The company said merchandise margin fell by 60 basis points due to increased promotions.
At the end of the fourth quarter, the company operated a total of 595 stores, comprised of 381 retail stores and 214 outlet locations.
Earnings: The company posted a substantially wider net loss to $141.6 million, or $2.21 a diluted share, from $1.1 million, or 2 cents, in the year-ago quarter. Excluding certain items such as costs connected to restructuring and executive departures, the adjusted diluted earnings per share (EPS) came in at 19 cents.
Wall Street was expecting adjusted diluted EPS of 18 cents on revenue of $604.8 million.
For the first quarter ending May 2, the company expects a net loss of between $11.5 million to $14 million, or a loss of 18 cents to 22 cents, which is wider than the net loss of $9.9 million in the same year-ago quarter. Comparable sales are forecasted at a negative mid-single digits.

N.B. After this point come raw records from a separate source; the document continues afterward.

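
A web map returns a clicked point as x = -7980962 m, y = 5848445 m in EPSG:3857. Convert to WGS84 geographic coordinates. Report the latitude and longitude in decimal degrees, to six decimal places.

lat 46.423301°, lon -71.694201°

R = 6378137 m. λ = x/R = -71.69420147°.
φ = 2·arctan(exp(y/R)) − 90° = 2·arctan(2.50165) − 90° = 46.42330138°.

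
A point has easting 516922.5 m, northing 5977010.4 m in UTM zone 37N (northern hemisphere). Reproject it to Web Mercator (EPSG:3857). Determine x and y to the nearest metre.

Unproject from UTM 37N (λ₀ = 39°) → φ = 53.94120040°, λ = 39.25780061°.
Web Mercator (R = 6378137 m): x = 4370158.374 m, y = 7159028.210 m.

x 4370158 m, y 7159028 m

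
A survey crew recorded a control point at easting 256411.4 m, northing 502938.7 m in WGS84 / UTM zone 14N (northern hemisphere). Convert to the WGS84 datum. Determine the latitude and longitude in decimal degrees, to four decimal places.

lat 4.5468°, lon -101.1954°

Zone 14N: λ₀ = -99°, k₀ = 0.9996, false easting 500000 m.
Meridian distance M = (N − FN)/k₀ = 503140.0 m.
Inverse transverse Mercator on WGS84 gives φ = 4.54680015°, λ = -101.19539977°.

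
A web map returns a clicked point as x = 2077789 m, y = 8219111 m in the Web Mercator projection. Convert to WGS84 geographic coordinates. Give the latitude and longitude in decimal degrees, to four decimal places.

lat 59.1787°, lon 18.6651°

R = 6378137 m. λ = x/R = 18.66509616°.
φ = 2·arctan(exp(y/R)) − 90° = 2·arctan(3.62784) − 90° = 59.17869785°.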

Wall Street had been projecting a narrower net loss in the range of 11 cents a share, on revenue of $447.3 million. Analysts were also expecting comps to be up slightly at 1.5 percent, instead of down in the mid-single digits. It wasn’t immediately clear from the retailer’s earnings release what impact the company was projecting on a possible impact from the coronavirus pandemic.
CEO’s Take: “While there is certainly volatility surrounding the coronavirus, our lean inventory position gives us the flexibility to invest appropriately in new product in response to business trends in the coming months,” Baxter said.